Treatment

Integrated Testing

David Mendosa Health Guide January 11, 2011

  • The experts on the blood glucose meters that we rely on tell me not to hold my breath while waiting for painless, or non-invasive, devices. The GlucoWatch, sold as the first and only non-invasive meter, came and went several years ago. Nothing similar is coming in the foreseeable future.

    But new and better meters appear all the time. And a whole new concept is on the immediate horizon.

    This concept is a completely integrated testing device. That means the device contains not only the blood glucose meter but also test strips and a lancet.

    I think that this big step forward to easier and more discreet testing is right around the corner. In fact, if you live in Europe, you can get it right now.

    Mendor is a small Finnish company headquartered in Helsinki. It calls its integrated system the Mendor Discreet. It has CE status for sale in the EU, but U.S. approval is awaiting FDA action on the company’s 501(k) clearance request.

    Meanwhile, Mendor CEO and co-founder Kristian Ranta was kind enough to send me a Mendor Discreet in advance of its release here. I have one in my hands as I write -- which isn’t easy since I generally type with all 10 of my fingers.

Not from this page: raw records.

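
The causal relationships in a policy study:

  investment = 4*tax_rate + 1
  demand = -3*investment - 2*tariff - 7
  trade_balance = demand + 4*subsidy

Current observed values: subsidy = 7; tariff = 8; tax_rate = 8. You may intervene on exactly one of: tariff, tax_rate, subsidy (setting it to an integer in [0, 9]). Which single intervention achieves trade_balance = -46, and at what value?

set tax_rate = 4

Intervening on tariff: trade_balance = -2*tariff - 78. Reaching -46 requires tariff = -16, outside [0, 9].
Intervening on tax_rate: with other inputs at their observed values, trade_balance = -12*tax_rate + 2. Solving for -46 gives tax_rate = 4, within [0, 9].
Intervening on subsidy: trade_balance = 4*subsidy - 122. Reaching -46 requires subsidy = 19, outside [0, 9].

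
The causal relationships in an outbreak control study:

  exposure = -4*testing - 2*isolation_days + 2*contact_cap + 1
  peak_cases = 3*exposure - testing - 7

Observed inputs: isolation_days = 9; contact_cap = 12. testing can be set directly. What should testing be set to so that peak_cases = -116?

testing = 10

Substituting into the exposure equation gives exposure = -4*testing + 7.
This gives peak_cases = -13*testing + 14.
Solve -13*testing + 14 = -116: testing = (-116 - 14) / -13 = 10.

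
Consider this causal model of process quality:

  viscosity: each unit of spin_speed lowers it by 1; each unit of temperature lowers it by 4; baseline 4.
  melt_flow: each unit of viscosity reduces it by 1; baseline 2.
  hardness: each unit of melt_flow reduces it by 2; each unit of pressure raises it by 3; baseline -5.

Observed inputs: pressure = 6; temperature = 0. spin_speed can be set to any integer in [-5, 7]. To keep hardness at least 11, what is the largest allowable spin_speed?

spin_speed = 3

Substituting into the viscosity equation gives viscosity = -spin_speed + 4.
Substituting into the melt_flow equation gives melt_flow = spin_speed - 2.
Substituting into the hardness equation gives hardness = -2*spin_speed + 17.
Require -2*spin_speed + 17 ≥ 11, so spin_speed ≤ 3.
The largest integer in [-5, 7] satisfying this is 3.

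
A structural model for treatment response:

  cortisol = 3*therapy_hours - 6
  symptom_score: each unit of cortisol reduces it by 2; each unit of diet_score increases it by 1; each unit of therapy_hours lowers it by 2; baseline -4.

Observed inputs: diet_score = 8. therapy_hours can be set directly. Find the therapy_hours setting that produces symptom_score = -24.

Substituting into the symptom_score equation gives symptom_score = -8*therapy_hours + 16.
Solve -8*therapy_hours + 16 = -24: therapy_hours = (-24 - 16) / -8 = 5.

therapy_hours = 5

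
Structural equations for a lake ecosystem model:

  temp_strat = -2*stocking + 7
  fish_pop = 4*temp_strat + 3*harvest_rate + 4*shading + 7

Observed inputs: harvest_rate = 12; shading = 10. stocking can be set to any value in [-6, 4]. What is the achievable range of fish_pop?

Substituting into the fish_pop equation gives fish_pop = -8*stocking + 111.
Linear in stocking, so extremes are at the endpoints: stocking = -6 gives fish_pop = 159; stocking = 4 gives fish_pop = 79.

79 to 159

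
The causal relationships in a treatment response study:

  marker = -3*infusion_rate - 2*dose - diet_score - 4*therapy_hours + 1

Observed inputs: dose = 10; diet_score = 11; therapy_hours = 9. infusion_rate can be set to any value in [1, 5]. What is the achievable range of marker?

Substituting into the marker equation gives marker = -3*infusion_rate - 66.
Linear in infusion_rate, so extremes are at the endpoints: infusion_rate = 1 gives marker = -69; infusion_rate = 5 gives marker = -81.

-81 to -69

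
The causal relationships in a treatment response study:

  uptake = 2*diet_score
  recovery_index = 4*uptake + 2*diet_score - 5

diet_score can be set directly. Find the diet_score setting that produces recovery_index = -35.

Substituting into the recovery_index equation gives recovery_index = 10*diet_score - 5.
Solve 10*diet_score - 5 = -35: diet_score = (-35 + 5) / 10 = -3.

diet_score = -3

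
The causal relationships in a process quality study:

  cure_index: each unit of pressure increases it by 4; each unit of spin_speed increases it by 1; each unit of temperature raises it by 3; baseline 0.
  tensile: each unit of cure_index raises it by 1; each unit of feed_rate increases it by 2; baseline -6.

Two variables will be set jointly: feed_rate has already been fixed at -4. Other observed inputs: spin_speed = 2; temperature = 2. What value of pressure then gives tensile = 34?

pressure = 10

With feed_rate held at -4:
Substituting into the cure_index equation gives cure_index = 4*pressure + 8.
This gives tensile = 4*pressure - 6.
Solve 4*pressure - 6 = 34: pressure = (34 + 6) / 4 = 10.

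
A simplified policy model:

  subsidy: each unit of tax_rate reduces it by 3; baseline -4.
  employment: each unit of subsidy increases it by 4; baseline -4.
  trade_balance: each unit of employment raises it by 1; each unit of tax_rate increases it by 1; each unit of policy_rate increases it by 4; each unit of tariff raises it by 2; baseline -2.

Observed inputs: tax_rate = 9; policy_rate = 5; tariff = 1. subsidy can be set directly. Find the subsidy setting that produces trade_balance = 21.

subsidy = -1

Intervening on subsidy fixes its value directly, overriding its dependence on tax_rate.
Substituting into the trade_balance equation gives trade_balance = 4*subsidy + 25.
Solve 4*subsidy + 25 = 21: subsidy = (21 - 25) / 4 = -1.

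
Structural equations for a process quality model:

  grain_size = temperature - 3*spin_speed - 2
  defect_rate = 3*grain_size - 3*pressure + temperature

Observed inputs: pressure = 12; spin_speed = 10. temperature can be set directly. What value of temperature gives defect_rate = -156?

Substituting into the grain_size equation gives grain_size = temperature - 32.
defect_rate becomes 4*temperature - 132.
Solve 4*temperature - 132 = -156: temperature = (-156 + 132) / 4 = -6.

temperature = -6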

    But otherwise the Mendor Discreet makes testing easy. No more separate test strips, lancing device, and lancets to lug around. With the Mendor Discreet we won’t even need a carrying case, which in any case the company doesn’t include in its package.

    “The iPhone of glucose meters,” is how one Finnish website describes the Mendor Discreet. Actually the site says “Tällainen on verensokerimittareiden iPhone,” and since my Finnish isn’t too fine, I asked Mr. Google to translate for me.

    In whatever language comparing the Discreet to the iPhone makes sense. This is one stylish device. Fully loaded with 25 test strips and a lancet, it weighs just 3.5 ounces -- less than the 3.8 ounces that my iPod Touch weighs. The Mendor Discreet is also a bit shorter and narrower than my iPod Touch, but at ¾ of an inch is definitely thicker.

    The Discreet comes in either black or white. Fortunately, Kristian sent me a white one, since I think that white is the more stylish color.

    Press Photo of the Stylish White Mendor Discreet


    Open for Testing: The Mendor Discreet with a Test Strip

    This ground-breaking new meter works as well as it looks. It does have an intricate setup that took me a few minutes to learn. But it comes with excellent documentation that clearly explains in flawless English how to use it.

    With this new meter Mendor has leapfrogged its rivals. As long ago as 2003 in my “Blood Glucose Meters” directory I listed Intuity Medical by its former name, Rosedale Medical, as working on a blood glucose meter. Intuity showed it to me during the June 2008 convention of the American Diabetes Association in San Francisco. The company’s website describes its Pogo meter as “the first All-in-One Blood Glucose Monitoring System.” Yet for some reason FDA still hasn’t yet approved it.

    At one time I had high hopes for an integrated blood glucose monitoring system that Pelikan Technologies was developing. But that company closed down last year.

    Right now, the closest that Americans have to an integrated blood glucose monitoring system is the Accu-Chek Compact Plus. It is “the only blood sugar monitor with all-in-one convenience,” claims the company website. However, since the lancing device is attached rather than inside, the company properly refrains from describing it as being integrated.

    When the Mendor Discreet arrives on these shores, it won’t be cheap. Mendor offers it to Europeans for £59, which is about $92.

    But maybe the best news is the specs that the Mendor Discreet has. It takes just 5 seconds to return a result. It needs only a very small drop of blood, 0.5 microliters. I was surprised that it was painless. Maybe we don’t have to wait for non-invasive meters after all.